彼が行った「打黒」とは、マフィア撲滅作戦のことである。中国におけるマフィアの黒幕というのは、党や地方政府の身内であったり、公安の大幹部であったりするため、当局は取り締まりに手加減を加えるのが通例であったが、薄は容赦なく徹底的に断行し、決定的な成果を上げたのである。このため、「格差」と「不公平=権力者の腐敗」を怨んでいた市民は大いに沸き立ち、溜飲を下げたのだ。そして、重慶市にとどまらず中国全土で薄の存在感と期待値が一気に高まっていった。 

「唱紅」とは、かつての革命ソングを皆で歌う運動を指している。これが「毛沢東時代は貧しかったが、皆、平等だった」と当時を懐かしむ大衆に人気を博し、全国に広がっていった。このことが文化大革命で酷い目に遭わされた共産党幹部たちに、もし文化大革命のような悪夢が再現されたらと、恐怖心を甦らせたのである。今や、格差と不公平に対する不満と怒りが、圧倒的多数の中国庶民の間で渦巻いているからだ。発展から置き去りにされた者たちの怒りがいつ爆発してもおかしくない状況なのだ。

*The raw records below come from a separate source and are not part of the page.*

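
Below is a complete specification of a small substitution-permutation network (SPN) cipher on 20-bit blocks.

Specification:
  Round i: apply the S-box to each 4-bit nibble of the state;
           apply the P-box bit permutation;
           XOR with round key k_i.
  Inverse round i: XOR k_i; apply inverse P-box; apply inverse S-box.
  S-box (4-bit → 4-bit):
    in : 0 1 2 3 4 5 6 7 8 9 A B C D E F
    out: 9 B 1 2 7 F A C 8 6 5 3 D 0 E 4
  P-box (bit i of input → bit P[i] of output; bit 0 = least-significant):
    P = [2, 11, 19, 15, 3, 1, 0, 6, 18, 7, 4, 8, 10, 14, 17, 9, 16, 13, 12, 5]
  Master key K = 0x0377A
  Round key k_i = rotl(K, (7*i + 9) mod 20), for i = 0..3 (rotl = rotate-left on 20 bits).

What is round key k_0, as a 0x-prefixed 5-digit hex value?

0xEF406

K = 0x0377A
k_0 = rotl(K, (7*0+9) mod 20) = rotl(K, 9) = 0xEF406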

第3点は、家柄もコネもない一介の労働者から広東省書記に駆け上がった汪洋が、広東省で実際に行った改革によって指し示した「民主化の道」である。

汪が政治家として優れているのは、言葉だけにとどまらず行動が伴っている点にある。彼の民主化は、党内民主化のシステムとして、基層幹部選出における直接選挙の導入、そして人民代表大会と政治協商会議の機構改革、加えて司法機構改革と汚職防止制度の確立、さらには政府の機能改革にまで及ぶ膨大なものであった。「汪洋の言葉はぶれることがない。一貫して思想解放を説き、改革開放を推し進める揺るぎない姿勢は、世間に広く知られることとなったのである。・・・彼はそれを一党支配が確立された中国で率先して行ったのであるから、中国においてはまさに『改革者』の代表といっても過言ではないだろう」。汪の民主化は、一言で言えば、「言論の自由」と「小さな政府」を目指すものといえるだろう。

最後に私的なことになるが、私の好きな胡耀邦について、著者がちゃんと言及しているので、嬉しかった。「新中国(中華人民共和国)の60年余の歴史を通じて、胡耀邦ほど人々から敬愛され、また後輩政治家からも慕われた政治家はいません。・・・歴史の流れから現代中国を捉える上で、胡耀邦の影響力という『視座』を持つことは有意義なものとなる」。